One of the subjects in the study described in the unknowncountry news reveals the facts behind the headlines:
As one of the participants in McNally’s study, I’ve been aware of his personal position on the subject of alien encounters for some time now. As he is a decent man I do not hold it against him that his personal opinion is that alien encounters do not exist; such is entirely his right and it means little to me.
However, as one reads his study (or news articles about it), one needs to be aware that McNally’s personal opinion is not the direct result of his results, which are remarkable. McNally’s study proved that the physiological responses of experiencers are as authentic as the physiological responses of people whose experiences are not considered “unreal.” That has significant implications.
McNally has chosen the safest possible implication — he chooses to view these results as evidence of the “power of emotional belief.” However anyone can see that this is a conclusion which can only be reached if one presumes that alien encounters have not transpired, that they are unreal, and that they are therefore a matter of belief. The study did not prove that alien encounters were fantasy, on the contrary, it proved that the physiological response was as authentic as the response from any reality known to be true. The matter of the reality of alien encounters remains unresolved, even as we now have evidence that the impact they leave upon people is as significant as that from reality.
Although I respect McNally for the research he has done, some of his opinions professed in the article above are based on superficial comparisons which I cannot hold in the same respect — i.e., his suggestion (made here and elsewhere in the press) that because some aspects of alien encounters sound somewhat similar to sleep paralysis and accompanying hypnagogic and hypnopompic hallucination, that that may be an explanation. No study leading to that conclusion was performed (an elevation in reports of sleep paralysis on the part of experiencers does not establish a causal relationship), it is simply an idea. The opinions of experiencers themselves on this point would be ones to consider here, given that many experiencers are familiar with such states of consciousness, since they have been prompted by their experiences to learn about alternative explanations for what they perceived (including studying what is known about human psychology), and still remain unconvinced that these account for their alien encounter experiences.

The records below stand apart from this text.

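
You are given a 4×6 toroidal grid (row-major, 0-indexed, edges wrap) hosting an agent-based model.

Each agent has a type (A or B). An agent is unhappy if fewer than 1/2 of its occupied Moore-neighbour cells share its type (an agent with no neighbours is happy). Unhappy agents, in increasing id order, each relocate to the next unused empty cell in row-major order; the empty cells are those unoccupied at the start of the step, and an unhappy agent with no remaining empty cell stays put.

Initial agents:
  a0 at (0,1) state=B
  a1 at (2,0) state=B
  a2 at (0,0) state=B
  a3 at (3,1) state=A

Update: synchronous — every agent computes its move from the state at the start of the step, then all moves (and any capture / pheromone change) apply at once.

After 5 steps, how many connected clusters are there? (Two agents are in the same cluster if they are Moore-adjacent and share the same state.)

2

t=1: a0@(0,1):B a1@(0,2):B a2@(0,0):B a3@(0,3):A
t=2: a0@(0,1):B a1@(0,2):B a2@(0,0):B a3@(0,4):A
t=3: (unchanged — steady state)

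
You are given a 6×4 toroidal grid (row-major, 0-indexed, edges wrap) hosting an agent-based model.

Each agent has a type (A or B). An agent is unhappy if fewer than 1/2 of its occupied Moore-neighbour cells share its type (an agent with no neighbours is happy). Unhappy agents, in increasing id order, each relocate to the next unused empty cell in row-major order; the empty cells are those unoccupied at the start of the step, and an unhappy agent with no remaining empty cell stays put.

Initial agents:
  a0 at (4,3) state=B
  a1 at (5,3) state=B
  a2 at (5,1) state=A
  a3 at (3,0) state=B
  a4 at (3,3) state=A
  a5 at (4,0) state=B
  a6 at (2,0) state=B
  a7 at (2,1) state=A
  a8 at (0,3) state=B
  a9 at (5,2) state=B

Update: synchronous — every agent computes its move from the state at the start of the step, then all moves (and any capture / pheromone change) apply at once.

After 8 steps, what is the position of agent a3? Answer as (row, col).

(3, 0)

t=1: a0@(4,3):B a1@(5,3):B a2@(0,0):A a3@(3,0):B a4@(0,1):A a5@(4,0):B a6@(0,2):B a7@(1,0):A a8@(0,3):B a9@(5,2):B
t=2: (unchanged — steady state)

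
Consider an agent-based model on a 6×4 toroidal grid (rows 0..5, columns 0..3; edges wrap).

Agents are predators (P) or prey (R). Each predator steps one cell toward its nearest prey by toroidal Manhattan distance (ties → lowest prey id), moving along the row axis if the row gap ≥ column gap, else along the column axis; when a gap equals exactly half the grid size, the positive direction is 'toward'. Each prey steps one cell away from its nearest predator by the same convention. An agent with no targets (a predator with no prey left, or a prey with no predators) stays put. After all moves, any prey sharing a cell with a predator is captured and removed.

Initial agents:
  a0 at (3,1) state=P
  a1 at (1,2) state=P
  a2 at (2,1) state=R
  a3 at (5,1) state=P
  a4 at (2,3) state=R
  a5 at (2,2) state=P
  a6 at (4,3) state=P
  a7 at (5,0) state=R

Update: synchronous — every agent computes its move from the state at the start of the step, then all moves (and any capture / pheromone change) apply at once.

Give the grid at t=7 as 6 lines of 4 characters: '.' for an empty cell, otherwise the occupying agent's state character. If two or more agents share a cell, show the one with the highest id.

....
.R..
.PP.
...P
....
....

t=1: a0@(2,1):P a1@(2,2):P a2@(1,1):R a3@(5,0):P a4@(2,0):R a5@(2,1):P a6@(3,3):P a7@(5,3):R
t=2: a0@(1,1):P a1@(1,2):P a2@(0,1):R a3@(5,3):P a5@(1,1):P a6@(2,3):P a7@(5,2):R
t=3: a0@(0,1):P a1@(0,2):P a2@(5,1):R a3@(5,2):P a5@(0,1):P a6@(1,3):P a7@(5,1):R
t=4: a0@(5,1):P a1@(5,2):P a2@(4,1):R a3@(5,1):P a5@(5,1):P a6@(0,3):P a7@(4,1):R
t=5: a0@(4,1):P a1@(4,2):P a2@(3,1):R a3@(4,1):P a5@(4,1):P a6@(5,3):P a7@(3,1):R
t=6: a0@(3,1):P a1@(3,2):P a2@(2,1):R a3@(3,1):P a5@(3,1):P a6@(4,3):P a7@(2,1):R
t=7: a0@(2,1):P a1@(2,2):P a2@(1,1):R a3@(2,1):P a5@(2,1):P a6@(3,3):P a7@(1,1):R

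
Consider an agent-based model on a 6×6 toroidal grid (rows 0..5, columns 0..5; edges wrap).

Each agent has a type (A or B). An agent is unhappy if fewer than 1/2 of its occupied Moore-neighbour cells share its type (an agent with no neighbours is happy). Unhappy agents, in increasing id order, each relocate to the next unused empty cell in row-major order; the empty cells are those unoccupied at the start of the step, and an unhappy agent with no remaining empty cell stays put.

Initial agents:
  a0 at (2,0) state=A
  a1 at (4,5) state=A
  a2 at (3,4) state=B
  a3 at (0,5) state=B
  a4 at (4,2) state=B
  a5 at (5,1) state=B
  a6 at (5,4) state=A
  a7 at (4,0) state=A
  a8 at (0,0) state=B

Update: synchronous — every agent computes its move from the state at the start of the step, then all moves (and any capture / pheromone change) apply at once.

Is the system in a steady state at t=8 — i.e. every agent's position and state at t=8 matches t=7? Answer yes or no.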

Experiencers such as myself who have experienced sleep paralysis may have relevant information. I can easily appreciate how someone who is not personally familiar with both experiences may be tempted to make a connection between the superficial similarity between sleep paralysis and the initial moments of a typical alien encounter. By most estimates, greater than a quarter of the population (some say 30%) have experienced sleep paralysis, which is to say they have become semi-conscious during the natural condition which keeps our bodies from moving during sleep, a time when our perceptions tend to be skewed. That the experience is only superficially similar to some moments of contact seems to be given short thrift by McNally, and indeed as is common when making such comparisons he makes no mention of experiences which are perceived by two or more people simultaneously — which while not establishing for certain that alien encounters take place in our “reality,” certainly blur the distinction between objective (external) reality and internal (subjective) reality far beyond what scientists can account for.
[If experiencers in his study do report a higher incidence of sleep paralysis than the average, one may want to consider whether experiencers’ knowledge of sleep-related states of consciousness may even have introduced error into the written history portion McNally’s study: Since they, unlike the general public, are more likely to know what sleep paralysis is, and given their interest in knowing what was going on with their lives, they may well have made more of an effort in their daily lives to remember such episodes and therefore been more likely to answer in the affirmative when asked if they’d experienced such episodes — in contrast to the people in the comparison group who would have had no reason to try to remember such episodes even if they’d had the language to assist them in remembering.]
And though the following third possibility may seem remote, both of those concerns do not even enter into the question of whether altered states of consciousness, such as the states of consciousness between wakefulness and sleep, may be conducive to extraordinary perception (Sherwood, S. in the Journal of Parapsychology, June 2002).
A second statement which deserves a closer look is McNally’s suggestion that people who report alien encounters have unusual beliefs about reality, beliefs which he says in the BBC article existed prior to their encounters. One needs to bear in mind that according to most studies, adult experiencers have tended to have had encounters since childhood which they may have disregarded at the time for the most part (childhood experiences tending to have a different quality than those in adult life). If encounters do begin in childhood, then the development of novel ideas about reality may well be the result of their early experiences, even if they did not become fully aware of their experiences until later in their adult lives. In short, “cause and effect” remains in question even for that aspect of his study.
I hope that a critical reader will take into consideration the details of this report, and understand the remarkable results of his physiology study are not diminished by the personal opinions of the researcher.